Mathematics has, since ancient times, been associated with many disparate areas of human inquiry, ranging from art and philosophy to science and engineering. This fruitful interchange has led to important mathematical discoveries, and has also stimulated the development of whole new fields of study. This tradition continues today in the Mathematics Department, where a wide variety of interdisciplinary research is conducted, both singly and in collaboration with researchers in other departments and universities.

  • Mathematical physics

    Valerio Toledano Laredo's research draws inspiration from, and has consequences for Conformal Field Theory and String Theory.
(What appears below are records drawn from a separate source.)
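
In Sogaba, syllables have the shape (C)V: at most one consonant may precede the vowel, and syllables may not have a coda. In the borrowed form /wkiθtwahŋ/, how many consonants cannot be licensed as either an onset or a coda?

5

The consonants /w/, /θ/, /t/, /h/, /ŋ/ cannot be parsed into a legal (C)V syllable (no codas are permitted; onsets are limited to one consonant).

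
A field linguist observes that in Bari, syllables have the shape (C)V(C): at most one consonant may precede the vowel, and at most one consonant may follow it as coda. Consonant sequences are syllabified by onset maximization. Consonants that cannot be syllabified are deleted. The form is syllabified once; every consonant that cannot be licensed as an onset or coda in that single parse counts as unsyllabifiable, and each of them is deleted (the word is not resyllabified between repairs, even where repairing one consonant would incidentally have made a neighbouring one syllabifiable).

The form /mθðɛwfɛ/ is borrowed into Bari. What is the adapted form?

ðɛwfɛ

Syllabifying with onset maximization leaves /m/, /θ/ stranded (at most one coda consonant is licensed; onsets are limited to one consonant).
Deletion applies to /m/, /θ/.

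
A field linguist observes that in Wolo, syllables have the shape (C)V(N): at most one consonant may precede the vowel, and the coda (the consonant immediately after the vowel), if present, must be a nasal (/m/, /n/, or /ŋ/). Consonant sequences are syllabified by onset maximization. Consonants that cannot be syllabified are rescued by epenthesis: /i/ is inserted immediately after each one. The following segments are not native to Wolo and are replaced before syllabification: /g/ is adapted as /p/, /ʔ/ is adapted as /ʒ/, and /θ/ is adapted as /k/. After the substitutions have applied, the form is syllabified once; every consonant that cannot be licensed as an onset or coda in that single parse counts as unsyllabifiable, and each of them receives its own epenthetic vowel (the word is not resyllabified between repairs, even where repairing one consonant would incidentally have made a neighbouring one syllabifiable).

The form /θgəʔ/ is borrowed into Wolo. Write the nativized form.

Substitution: /θ/ → /k/, /g/ → /p/, /ʔ/ → /ʒ/, giving /kpəʒ/.
Under (C)V(N), the unsyllabifiable consonants are /k/, /ʒ/ (only a nasal (/m/, /n/, or /ŋ/) is licensed in coda position; onsets are limited to one consonant).
Each unlicensed consonant becomes the onset of a new syllable: /k/ → /ki/, /ʒ/ → /ʒi/.

kipəʒi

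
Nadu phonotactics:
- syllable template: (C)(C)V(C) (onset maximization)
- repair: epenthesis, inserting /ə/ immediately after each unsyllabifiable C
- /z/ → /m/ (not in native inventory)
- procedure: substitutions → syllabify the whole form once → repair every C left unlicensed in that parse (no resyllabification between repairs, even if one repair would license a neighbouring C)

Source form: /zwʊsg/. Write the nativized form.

mwʊsgə

Substitution: /z/ → /m/, giving /mwʊsg/.
The consonants /g/ cannot be parsed into a legal (C)(C)V(C) syllable (at most one coda consonant is licensed; onsets may contain at most 2 consonants).
Epenthesis after each stranded consonant: /g/ → /gə/.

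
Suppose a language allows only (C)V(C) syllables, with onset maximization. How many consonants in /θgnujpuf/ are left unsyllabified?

2

The consonants /θ/, /g/ cannot be parsed into a legal (C)V(C) syllable (at most one coda consonant is licensed; onsets are limited to one consonant).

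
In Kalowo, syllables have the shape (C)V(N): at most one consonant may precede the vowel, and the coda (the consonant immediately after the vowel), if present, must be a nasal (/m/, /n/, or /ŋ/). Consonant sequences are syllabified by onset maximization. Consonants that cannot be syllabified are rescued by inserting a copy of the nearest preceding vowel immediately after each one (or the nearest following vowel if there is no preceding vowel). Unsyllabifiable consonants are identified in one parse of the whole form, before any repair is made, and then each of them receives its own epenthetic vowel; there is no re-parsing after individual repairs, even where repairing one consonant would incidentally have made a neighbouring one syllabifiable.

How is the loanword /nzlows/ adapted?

The consonants /n/, /z/, /w/, /s/ cannot be parsed into a legal (C)V(N) syllable (only a nasal (/m/, /n/, or /ŋ/) is licensed in coda position; onsets are limited to one consonant).
Epenthesis after each stranded consonant: /n/ → /no/, /z/ → /zo/, /w/ → /wo/, /s/ → /so/.

nozolowoso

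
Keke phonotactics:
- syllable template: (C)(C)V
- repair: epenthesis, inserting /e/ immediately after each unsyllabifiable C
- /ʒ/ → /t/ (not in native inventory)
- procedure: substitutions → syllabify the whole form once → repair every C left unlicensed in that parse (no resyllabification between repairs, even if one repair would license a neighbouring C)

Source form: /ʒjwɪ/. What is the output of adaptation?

Substitution: /ʒ/ → /t/, giving /tjwɪ/.
Under (C)(C)V, the unsyllabifiable consonants are /t/ (no codas are permitted; onsets may contain at most 2 consonants).
Epenthesis after each stranded consonant: /t/ → /te/.

tejwɪ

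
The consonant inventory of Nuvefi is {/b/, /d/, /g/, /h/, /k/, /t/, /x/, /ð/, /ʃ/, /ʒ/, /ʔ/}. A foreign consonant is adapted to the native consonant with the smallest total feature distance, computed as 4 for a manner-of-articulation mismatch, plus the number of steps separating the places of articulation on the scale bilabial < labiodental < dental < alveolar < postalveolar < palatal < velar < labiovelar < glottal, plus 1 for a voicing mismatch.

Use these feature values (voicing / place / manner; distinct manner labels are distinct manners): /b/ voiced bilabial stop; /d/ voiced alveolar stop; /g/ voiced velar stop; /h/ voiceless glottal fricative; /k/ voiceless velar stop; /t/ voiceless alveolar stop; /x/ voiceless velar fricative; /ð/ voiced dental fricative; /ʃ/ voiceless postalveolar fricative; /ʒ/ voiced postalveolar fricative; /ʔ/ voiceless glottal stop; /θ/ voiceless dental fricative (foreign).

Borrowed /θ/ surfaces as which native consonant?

/ð/ is closest: same manner (fricative), place distance 0 (dental→dental), voicing differs (+1); total 1. Next closest is /ʃ/ at distance 2.

ð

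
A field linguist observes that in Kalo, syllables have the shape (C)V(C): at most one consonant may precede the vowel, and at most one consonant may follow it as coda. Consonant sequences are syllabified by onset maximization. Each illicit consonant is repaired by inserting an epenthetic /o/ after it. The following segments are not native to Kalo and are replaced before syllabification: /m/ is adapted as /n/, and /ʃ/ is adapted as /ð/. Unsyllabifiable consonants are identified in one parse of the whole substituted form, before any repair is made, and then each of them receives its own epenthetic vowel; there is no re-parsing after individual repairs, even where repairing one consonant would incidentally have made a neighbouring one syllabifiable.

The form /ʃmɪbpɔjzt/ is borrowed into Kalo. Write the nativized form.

ðonɪbpɔjzoto

Substitution: /ʃ/ → /ð/, /m/ → /n/, giving /ðnɪbpɔjzt/.
The consonants /ð/, /z/, /t/ cannot be parsed into a legal (C)V(C) syllable (at most one coda consonant is licensed; onsets are limited to one consonant).
Inserting the epenthetic vowel yields /ð/ → /ðo/, /z/ → /zo/, /t/ → /to/.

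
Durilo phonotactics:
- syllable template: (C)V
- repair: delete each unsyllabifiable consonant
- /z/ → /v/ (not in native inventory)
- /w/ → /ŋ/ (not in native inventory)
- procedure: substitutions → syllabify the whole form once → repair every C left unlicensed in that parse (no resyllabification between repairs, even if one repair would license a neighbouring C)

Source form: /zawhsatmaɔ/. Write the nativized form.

Substitution: /z/ → /v/, /w/ → /ŋ/, giving /vaŋhsatmaɔ/.
Syllabifying with onset maximization leaves /ŋ/, /h/, /t/ stranded (no codas are permitted; onsets are limited to one consonant).
Deleting the stranded consonants removes /ŋ/, /h/, /t/.

vasamaɔ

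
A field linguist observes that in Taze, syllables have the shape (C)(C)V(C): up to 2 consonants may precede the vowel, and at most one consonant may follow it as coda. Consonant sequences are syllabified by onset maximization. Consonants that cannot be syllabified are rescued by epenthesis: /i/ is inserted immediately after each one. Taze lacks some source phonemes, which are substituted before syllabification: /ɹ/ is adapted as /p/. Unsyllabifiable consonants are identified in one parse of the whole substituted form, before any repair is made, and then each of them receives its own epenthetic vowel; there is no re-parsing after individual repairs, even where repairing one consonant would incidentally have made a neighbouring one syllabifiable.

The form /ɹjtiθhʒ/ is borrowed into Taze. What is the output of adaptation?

pijtiθhiʒi

Substitution: /ɹ/ → /p/, giving /pjtiθhʒ/.
The consonants /p/, /h/, /ʒ/ cannot be parsed into a legal (C)(C)V(C) syllable (at most one coda consonant is licensed; onsets may contain at most 2 consonants).
Epenthesis after each stranded consonant: /p/ → /pi/, /h/ → /hi/, /ʒ/ → /ʒi/.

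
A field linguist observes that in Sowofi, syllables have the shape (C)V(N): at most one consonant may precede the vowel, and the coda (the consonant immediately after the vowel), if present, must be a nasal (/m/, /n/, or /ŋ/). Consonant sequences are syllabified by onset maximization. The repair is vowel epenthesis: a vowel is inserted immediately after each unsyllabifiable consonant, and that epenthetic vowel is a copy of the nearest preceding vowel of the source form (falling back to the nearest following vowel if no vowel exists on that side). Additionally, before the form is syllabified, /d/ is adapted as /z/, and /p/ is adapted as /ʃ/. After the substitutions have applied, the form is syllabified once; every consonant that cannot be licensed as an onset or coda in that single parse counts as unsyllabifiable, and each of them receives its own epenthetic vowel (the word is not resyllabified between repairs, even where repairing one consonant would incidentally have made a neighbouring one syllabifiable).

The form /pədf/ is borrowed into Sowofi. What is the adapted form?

Substitution: /p/ → /ʃ/, /d/ → /z/, giving /ʃəzf/.
Under (C)V(N), the unsyllabifiable consonants are /z/, /f/ (only a nasal (/m/, /n/, or /ŋ/) is licensed in coda position; onsets are limited to one consonant).
Inserting the epenthetic vowel yields /z/ → /zə/, /f/ → /fə/.

ʃəzəfə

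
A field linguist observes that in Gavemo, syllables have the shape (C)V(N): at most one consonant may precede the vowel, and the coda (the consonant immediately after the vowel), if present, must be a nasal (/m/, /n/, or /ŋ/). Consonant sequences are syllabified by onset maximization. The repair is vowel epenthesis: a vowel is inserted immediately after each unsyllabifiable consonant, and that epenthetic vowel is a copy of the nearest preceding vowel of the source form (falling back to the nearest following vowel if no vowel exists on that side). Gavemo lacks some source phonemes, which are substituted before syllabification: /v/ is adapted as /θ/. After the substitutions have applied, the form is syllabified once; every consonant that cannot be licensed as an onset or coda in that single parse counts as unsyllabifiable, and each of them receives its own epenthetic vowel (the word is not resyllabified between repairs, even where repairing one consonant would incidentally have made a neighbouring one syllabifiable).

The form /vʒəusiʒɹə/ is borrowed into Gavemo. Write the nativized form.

θəʒəusiʒiɹə

Substitution: /v/ → /θ/, giving /θʒəusiʒɹə/.
Under (C)V(N), the unsyllabifiable consonants are /θ/, /ʒ/ (only a nasal (/m/, /n/, or /ŋ/) is licensed in coda position; onsets are limited to one consonant).
Each unlicensed consonant becomes the onset of a new syllable: /θ/ → /θə/, /ʒ/ → /ʒi/.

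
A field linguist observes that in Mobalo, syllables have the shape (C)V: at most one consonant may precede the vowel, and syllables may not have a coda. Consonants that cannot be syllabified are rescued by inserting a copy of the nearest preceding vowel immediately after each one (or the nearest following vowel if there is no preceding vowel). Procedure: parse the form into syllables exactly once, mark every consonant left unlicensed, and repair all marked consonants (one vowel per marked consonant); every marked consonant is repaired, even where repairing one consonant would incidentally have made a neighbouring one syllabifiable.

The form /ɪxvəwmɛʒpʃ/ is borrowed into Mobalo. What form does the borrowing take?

The consonants /x/, /w/, /ʒ/, /p/, /ʃ/ cannot be parsed into a legal (C)V syllable (no codas are permitted; onsets are limited to one consonant).
Inserting the epenthetic vowel yields /x/ → /xɪ/, /w/ → /wə/, /ʒ/ → /ʒɛ/, /p/ → /pɛ/, /ʃ/ → /ʃɛ/.

ɪxɪvəwəmɛʒɛpɛʃɛ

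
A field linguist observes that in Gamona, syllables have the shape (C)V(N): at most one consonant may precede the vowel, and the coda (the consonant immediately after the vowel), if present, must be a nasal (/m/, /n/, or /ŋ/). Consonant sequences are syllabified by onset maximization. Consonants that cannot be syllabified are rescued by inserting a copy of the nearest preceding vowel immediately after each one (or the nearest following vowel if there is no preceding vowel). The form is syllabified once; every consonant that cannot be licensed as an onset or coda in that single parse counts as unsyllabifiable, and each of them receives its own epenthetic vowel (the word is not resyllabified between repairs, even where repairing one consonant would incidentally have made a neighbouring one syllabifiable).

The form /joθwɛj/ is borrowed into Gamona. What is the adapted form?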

He has worked on the representation theory of loop groups and the rigorous construction of the corresponding interacting, 2-dimensional quantum field theories. He has also defined, in collaboration with B. Feigin and E. Frenkel a new class of quantum integrable systems which generalise the ones defined by Gaudin in the 1970's. In recent work with Tom Bridgeland, he has shown how the change of vacuum, or wall-crossing in String Theory is described by Stokes phenomena for differential equations on the complex plane with irregular singularities. Mikhail Shubin has been working on several problems related to miscellaneous questions in quantum physics, in particular relations between completeness properties of classical and quantum problems, spectral behavior of Schrodinger operators, applications of non-commutative geometry to the quantum Hall effect. He also studied singular perturbations of oscillating systems by non-standard analysis methods. Peter Topalov has been working on questions arising in hydrodynamics and classical mechanics. More specifically, his work is related to fluid dynamics described by non-linear evolution equations such as the Korteweg-de Vries and Camassa-Holm equation. His work on Riemannian geometry has been applied to classical mechanics (the motion of rigid bodies) and, more recently, to astrophysics (the problem of studying light rays moving on black hole backgrounds in the presence of a cosmological constant). Chris King has worked on problems in lattice gauge field theory and exactly solvable models in statistical mechanics, and Maxim Braverman has conducted research in superconductivity and hydrodynamics.

  • Biostatistics and Bioinformatics

    Adam Ding has worked on several problems in biostatistics, including the statistical analysis of data from HIV clinical trials, analysis of multiple correlated survival times and current status data in epidemiology, and the analysis of genetic micro-array data. Michael Maliuotov has developed probabilistic models of protein dynamics, and used them to analyse molecular diffusion in the human brain.
  • Quantum Information Theory

    Sam Gutmann works on quantum computing, mostly on algorithms, a new paradigm for computing based on quantum adiabatic evolution, and the quantum walk. Chris King's work in quantum information theory is directed toward quantum channel capacity problems and the role of entanglement in noisy quantum systems.
  • Computer Vision

    In other areas of interdisciplinary research, Jayant Shah has been working on problems related to Computer Vision. His current work involves applications of Differential Geometry to shape representation and a study of variations in brain structures either due to disease or due to population differences.
  • Linguistics

    John Frampton and Sam Gutmann work in the area of linguistics, and have written several articles about Chomsky's recent syntactic theory.
  • Computer Networks

    Chris King has worked on data compression for IP routing tables, stability and fairness of high-speed TCP variants, and analysis of jamming in 802.11 wireless protocols.